GEREKÇE: Dava, tacirler arası satıma konu aracın ayıplı olduğu iddiasına dayalı misliyle değişim istemine ilişkindir. 6102 sayılı TTK'nun 23/1-c maddesi gereğince; malın ayıplı olduğu teslim sırasında açıkça belli ise alıcı 2 gün içerisinde durumu satıcıya ihbar etmelidir. Açıkça belli değilse alıcı malı teslim aldıktan sonra 8 gün içerisinde incelemek veya incelettirmekle ve bu inceleme sonucunda malın ayıplı olduğu ortaya çıkarsa haklarını korumak için durumu satıcıya ihbarla yükümlüdür. Diğer durumlarda 6098 sayılı TBK'nun 223/2. maddesi uygulanır. TBK’nın 223. maddesine göre; alıcı, devraldığı satılanın durumunu işlerin olağan akışına göre imkân bulunur bulunmaz gözden geçirmek ve satılanda satıcının sorumluluğunu gerektiren bir ayıp görürse, bunu uygun bir süre içinde ona bildirmek zorundadır. Alıcı gözden geçirmeyi ve bildirimde bulunmayı ihmal ederse, satılanı kabul etmiş sayılır. Ancak, satılanda olağan bir gözden geçirmeyle ortaya çıkarılamayacak bir ayıp bulunması hâlinde, bu hüküm uygulanmaz.
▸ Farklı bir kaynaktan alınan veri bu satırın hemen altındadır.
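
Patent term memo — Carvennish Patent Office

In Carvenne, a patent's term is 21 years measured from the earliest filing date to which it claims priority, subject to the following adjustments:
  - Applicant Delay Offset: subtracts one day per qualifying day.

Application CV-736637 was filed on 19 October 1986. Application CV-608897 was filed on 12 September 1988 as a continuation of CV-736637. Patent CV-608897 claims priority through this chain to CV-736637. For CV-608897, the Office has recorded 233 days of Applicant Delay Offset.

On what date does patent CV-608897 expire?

February 28, 2007

Earliest priority filing: 19 October 1986.
Base term: 19 October 1986 + 21 years → 19 October 2007.
Applicant Delay Offset: −233 days → 28 February 2007.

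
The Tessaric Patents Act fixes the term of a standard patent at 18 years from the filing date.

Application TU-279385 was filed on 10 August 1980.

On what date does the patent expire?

August 10, 1998

Filing date + 18 years → 10 August 1998.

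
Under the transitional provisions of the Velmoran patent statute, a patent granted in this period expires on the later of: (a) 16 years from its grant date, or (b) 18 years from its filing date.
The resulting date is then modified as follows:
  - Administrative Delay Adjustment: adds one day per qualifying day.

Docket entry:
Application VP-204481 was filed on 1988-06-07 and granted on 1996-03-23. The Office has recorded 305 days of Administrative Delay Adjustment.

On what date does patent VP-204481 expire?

(a) grant + 16 years → 23 March 2012.
(b) filing + 18 years → 7 June 2006.
Later of the two: 23 March 2012.
Administrative Delay Adjustment: +305 days → 22 January 2013.

2013-01-22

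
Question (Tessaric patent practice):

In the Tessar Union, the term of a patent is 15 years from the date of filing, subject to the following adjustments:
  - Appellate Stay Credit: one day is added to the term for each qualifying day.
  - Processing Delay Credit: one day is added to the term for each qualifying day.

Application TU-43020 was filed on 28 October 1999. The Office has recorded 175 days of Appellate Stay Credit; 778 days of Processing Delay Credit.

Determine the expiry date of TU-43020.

2017-06-07

Base term: filing date + 15 years → 28 October 2014.
Appellate Stay Credit: +175 days → 21 April 2015.
Processing Delay Credit: +778 days → 7 June 2017.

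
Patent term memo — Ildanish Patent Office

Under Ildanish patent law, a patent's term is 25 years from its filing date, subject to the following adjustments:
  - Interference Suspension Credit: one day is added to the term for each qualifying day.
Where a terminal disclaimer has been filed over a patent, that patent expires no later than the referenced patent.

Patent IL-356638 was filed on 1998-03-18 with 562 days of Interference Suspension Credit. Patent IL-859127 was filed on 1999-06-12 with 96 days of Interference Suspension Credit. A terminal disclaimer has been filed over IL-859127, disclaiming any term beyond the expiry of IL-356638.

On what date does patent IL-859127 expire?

September 16, 2024

Natural term of IL-859127:
  Base: filing + 25 years → 12 June 2024.
  Interference Suspension Credit: +96 days → 16 September 2024.
Expiry of referenced patent IL-356638:
  Base: filing + 25 years → 18 March 2023.
  Interference Suspension Credit: +562 days → 30 September 2024.
Terminal disclaimer: IL-859127 expires on the earlier of 16 September 2024 and 30 September 2024.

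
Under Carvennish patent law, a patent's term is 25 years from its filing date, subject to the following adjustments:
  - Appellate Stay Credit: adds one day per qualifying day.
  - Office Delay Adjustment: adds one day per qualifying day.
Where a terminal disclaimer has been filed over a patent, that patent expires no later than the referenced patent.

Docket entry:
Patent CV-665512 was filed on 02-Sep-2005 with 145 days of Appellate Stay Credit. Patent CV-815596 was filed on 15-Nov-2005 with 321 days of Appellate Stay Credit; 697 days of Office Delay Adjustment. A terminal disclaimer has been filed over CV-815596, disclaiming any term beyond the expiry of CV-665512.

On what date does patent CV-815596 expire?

Natural term of CV-815596:
  Base: filing + 25 years → 15 November 2030.
  Appellate Stay Credit: +321 days → 2 October 2031.
  Office Delay Adjustment: +697 days → 29 August 2033.
Expiry of referenced patent CV-665512:
  Base: filing + 25 years → 2 September 2030.
  Appellate Stay Credit: +145 days → 25 January 2031.
Terminal disclaimer: CV-815596 expires on the earlier of 29 August 2033 and 25 January 2031.

2031-01-25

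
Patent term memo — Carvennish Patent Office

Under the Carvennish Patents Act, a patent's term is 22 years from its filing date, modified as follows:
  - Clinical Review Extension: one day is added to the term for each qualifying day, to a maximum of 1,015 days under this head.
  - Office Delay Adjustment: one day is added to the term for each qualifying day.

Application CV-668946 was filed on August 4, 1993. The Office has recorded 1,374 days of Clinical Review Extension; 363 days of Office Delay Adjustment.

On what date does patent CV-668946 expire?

May 13, 2019

Base term: filing date + 22 years → 4 August 2015.
Clinical Review Extension: 1374 days claimed exceeds the 1015-day cap, so +1015 days → 15 May 2018.
Office Delay Adjustment: +363 days → 13 May 2019.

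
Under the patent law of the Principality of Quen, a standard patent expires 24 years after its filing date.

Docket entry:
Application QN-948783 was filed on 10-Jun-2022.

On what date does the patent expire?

Filing date + 24 years → 10 June 2046.

June 10, 2046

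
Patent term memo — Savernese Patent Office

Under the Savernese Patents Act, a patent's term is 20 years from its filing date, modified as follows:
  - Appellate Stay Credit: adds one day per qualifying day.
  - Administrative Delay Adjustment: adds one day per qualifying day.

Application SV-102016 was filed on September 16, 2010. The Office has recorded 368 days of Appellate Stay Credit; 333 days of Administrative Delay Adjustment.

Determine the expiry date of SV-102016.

Base term: filing date + 20 years → 16 September 2030.
Appellate Stay Credit: +368 days → 19 September 2031.
Administrative Delay Adjustment: +333 days → 17 August 2032.

August 17, 2032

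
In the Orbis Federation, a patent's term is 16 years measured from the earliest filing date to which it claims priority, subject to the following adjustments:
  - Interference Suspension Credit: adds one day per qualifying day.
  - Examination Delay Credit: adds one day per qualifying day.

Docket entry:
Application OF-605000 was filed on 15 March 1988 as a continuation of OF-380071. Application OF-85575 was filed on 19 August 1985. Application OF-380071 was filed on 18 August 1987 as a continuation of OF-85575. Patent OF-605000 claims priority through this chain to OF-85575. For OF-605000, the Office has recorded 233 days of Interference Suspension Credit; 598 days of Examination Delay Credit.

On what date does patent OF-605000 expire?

November 28, 2003

Earliest priority filing: 19 August 1985.
Base term: 19 August 1985 + 16 years → 19 August 2001.
Interference Suspension Credit: +233 days → 9 April 2002.
Examination Delay Credit: +598 days → 28 November 2003.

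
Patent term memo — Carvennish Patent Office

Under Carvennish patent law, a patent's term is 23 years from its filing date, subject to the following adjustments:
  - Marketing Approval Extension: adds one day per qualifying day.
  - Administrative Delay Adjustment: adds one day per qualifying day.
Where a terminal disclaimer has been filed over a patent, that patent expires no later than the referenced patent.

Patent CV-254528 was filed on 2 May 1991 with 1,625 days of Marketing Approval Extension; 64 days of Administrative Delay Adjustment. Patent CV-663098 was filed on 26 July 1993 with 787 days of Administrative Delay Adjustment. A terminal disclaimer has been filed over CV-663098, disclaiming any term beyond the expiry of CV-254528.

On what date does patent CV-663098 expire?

2018-09-21

Natural term of CV-663098:
  Base: filing + 23 years → 26 July 2016.
  Administrative Delay Adjustment: +787 days → 21 September 2018.
Expiry of referenced patent CV-254528:
  Base: filing + 23 years → 2 May 2014.
  Marketing Approval Extension: +1625 days → 13 October 2018.
  Administrative Delay Adjustment: +64 days → 16 December 2018.
Terminal disclaimer: CV-663098 expires on the earlier of 21 September 2018 and 16 December 2018.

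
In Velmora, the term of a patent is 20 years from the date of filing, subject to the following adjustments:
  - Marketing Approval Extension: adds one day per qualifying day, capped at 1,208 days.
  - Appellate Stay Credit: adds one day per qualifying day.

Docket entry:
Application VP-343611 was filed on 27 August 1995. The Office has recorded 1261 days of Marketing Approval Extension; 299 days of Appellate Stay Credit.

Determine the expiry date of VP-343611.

2019-10-12

Base term: filing date + 20 years → 27 August 2015.
Marketing Approval Extension: 1261 days claimed exceeds the 1208-day cap, so +1208 days → 17 December 2018.
Appellate Stay Credit: +299 days → 12 October 2019.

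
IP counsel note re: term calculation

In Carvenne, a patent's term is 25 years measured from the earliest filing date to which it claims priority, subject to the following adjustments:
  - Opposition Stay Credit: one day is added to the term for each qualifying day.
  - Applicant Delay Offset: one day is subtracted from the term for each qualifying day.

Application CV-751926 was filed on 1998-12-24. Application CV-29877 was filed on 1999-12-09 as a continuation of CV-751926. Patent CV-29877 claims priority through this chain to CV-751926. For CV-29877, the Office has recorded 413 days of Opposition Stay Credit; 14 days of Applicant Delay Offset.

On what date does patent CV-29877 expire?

January 26, 2025

Earliest priority filing: 24 December 1998.
Base term: 24 December 1998 + 25 years → 24 December 2023.
Opposition Stay Credit: +413 days → 9 February 2025.
Applicant Delay Offset: −14 days → 26 January 2025.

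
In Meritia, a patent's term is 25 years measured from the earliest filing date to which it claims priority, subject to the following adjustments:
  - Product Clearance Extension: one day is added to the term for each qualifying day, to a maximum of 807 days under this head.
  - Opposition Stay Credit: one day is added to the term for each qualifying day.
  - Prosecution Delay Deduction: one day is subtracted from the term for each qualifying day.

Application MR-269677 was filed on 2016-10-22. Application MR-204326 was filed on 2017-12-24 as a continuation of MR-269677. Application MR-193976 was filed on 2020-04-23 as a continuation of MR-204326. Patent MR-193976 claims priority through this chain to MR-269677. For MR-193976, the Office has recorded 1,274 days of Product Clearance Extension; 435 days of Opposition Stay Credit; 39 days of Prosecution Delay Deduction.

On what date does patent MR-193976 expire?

Earliest priority filing: 22 October 2016.
Base term: 22 October 2016 + 25 years → 22 October 2041.
Product Clearance Extension: 1274 days claimed exceeds the 807-day cap, so +807 days → 7 January 2044.
Opposition Stay Credit: +435 days → 17 March 2045.
Prosecution Delay Deduction: −39 days → 6 February 2045.

February 6, 2045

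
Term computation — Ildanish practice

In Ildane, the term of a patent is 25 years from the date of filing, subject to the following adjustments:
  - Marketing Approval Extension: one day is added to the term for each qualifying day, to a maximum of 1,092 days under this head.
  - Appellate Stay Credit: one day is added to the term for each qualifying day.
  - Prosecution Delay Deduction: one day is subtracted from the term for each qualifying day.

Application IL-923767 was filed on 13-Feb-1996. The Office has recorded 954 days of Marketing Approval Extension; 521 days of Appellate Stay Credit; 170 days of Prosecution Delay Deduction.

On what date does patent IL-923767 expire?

Base term: filing date + 25 years → 13 February 2021.
Marketing Approval Extension: 954 days (within the 1092-day cap) → +954 days → 25 September 2023.
Appellate Stay Credit: +521 days → 27 February 2025.
Prosecution Delay Deduction: −170 days → 10 September 2024.

September 10, 2024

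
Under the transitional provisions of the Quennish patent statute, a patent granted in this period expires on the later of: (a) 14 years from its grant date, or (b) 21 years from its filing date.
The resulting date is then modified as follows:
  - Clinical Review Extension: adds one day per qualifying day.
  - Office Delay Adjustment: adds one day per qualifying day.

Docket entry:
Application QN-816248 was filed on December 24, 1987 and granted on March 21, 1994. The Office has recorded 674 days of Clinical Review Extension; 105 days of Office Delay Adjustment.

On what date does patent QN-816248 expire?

(a) grant + 14 years → 21 March 2008.
(b) filing + 21 years → 24 December 2008.
Later of the two: 24 December 2008.
Clinical Review Extension: +674 days → 29 October 2010.
Office Delay Adjustment: +105 days → 11 February 2011.

2011-02-11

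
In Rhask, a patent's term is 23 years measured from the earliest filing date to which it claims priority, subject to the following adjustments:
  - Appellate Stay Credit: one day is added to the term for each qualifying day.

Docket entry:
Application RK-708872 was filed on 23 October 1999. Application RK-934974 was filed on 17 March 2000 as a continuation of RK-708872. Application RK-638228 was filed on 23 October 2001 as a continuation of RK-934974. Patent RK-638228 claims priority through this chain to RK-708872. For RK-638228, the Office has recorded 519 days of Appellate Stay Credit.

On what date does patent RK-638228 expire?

Earliest priority filing: 23 October 1999.
Base term: 23 October 1999 + 23 years → 23 October 2022.
Appellate Stay Credit: +519 days → 25 March 2024.

March 25, 2024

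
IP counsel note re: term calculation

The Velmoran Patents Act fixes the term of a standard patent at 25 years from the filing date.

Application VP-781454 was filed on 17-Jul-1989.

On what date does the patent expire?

2014-07-17

Filing date + 25 years → 17 July 2014.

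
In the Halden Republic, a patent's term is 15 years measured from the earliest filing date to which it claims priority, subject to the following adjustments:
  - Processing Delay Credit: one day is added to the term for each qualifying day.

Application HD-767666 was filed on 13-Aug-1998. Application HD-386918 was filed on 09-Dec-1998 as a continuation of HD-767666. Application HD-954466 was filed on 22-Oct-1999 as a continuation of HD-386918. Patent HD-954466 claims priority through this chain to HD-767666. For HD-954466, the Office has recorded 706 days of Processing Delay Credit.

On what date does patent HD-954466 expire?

Earliest priority filing: 13 August 1998.
Base term: 13 August 1998 + 15 years → 13 August 2013.
Processing Delay Credit: +706 days → 20 July 2015.

July 20, 2015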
Bu tür bir ayıbın bulunduğu sonradan anlaşılırsa, hemen satıcıya bildirilmelidir, bildirilmezse satılan bu ayıpla birlikte kabul edilmiş sayılır. Somut olayda; davalı tarafından 18.03.2015 tarihinde davacıya satışı yapılan araçtaki paslanma ve boya kusurları nedeniyle davacı tarafından aracın 07.07.2015 tarihinde servise getirildiği, araçtaki ayıbın gizli ayıp, yani kullanımla ortaya çıkan ve basit bir gözden geçirmeyle tespit edilemeyecek nitelikte bir ayıp söz konusu olduğundan, ayıp ihbar süreleri bakımından TTK’nın 23. maddesi hükmü değil, TBK’nın 223. maddesi hükmünün uygulanması gerektiği, dolayısıyla ayıp ihbarının süresinde olduğu kabul edilmelidir. Hükme esas alınan bilirkişi kurulu raporunda belirtildiği üzere; aracın tavan çıtasında boya atmaları ve arka cam kenarlarında pas ve korozyon oluştuğu, her iki durumun da üretimden kaynaklanan gizli ayıp niteliğinde bulunduğu, davacının sıfır olarak aldığı aracı ayıplı bir şekilde kullanmaya zorlanamayacağı, tespit edilen ayıpların araçtan elde edilecek faydayı büyük ölçüde ortadan kaldıracak nitelikte oluşu ve hakkaniyet kuralları gereğince TBK'nın 227/4. maddesi uyarınca satılanın ayıpsız benzeriyle değiştirilmesi koşullarının oluştuğu, davacı vekilince de bu seçimlik hakkın kullanıldığı anlaşılmaktadır. Bu itibarla, davanın kabulüne yönelik ilk derece mahkemesi yerinde olduğundan, davacı vekilinin istinaf başvurusunun esastan reddine karar verilmiştir.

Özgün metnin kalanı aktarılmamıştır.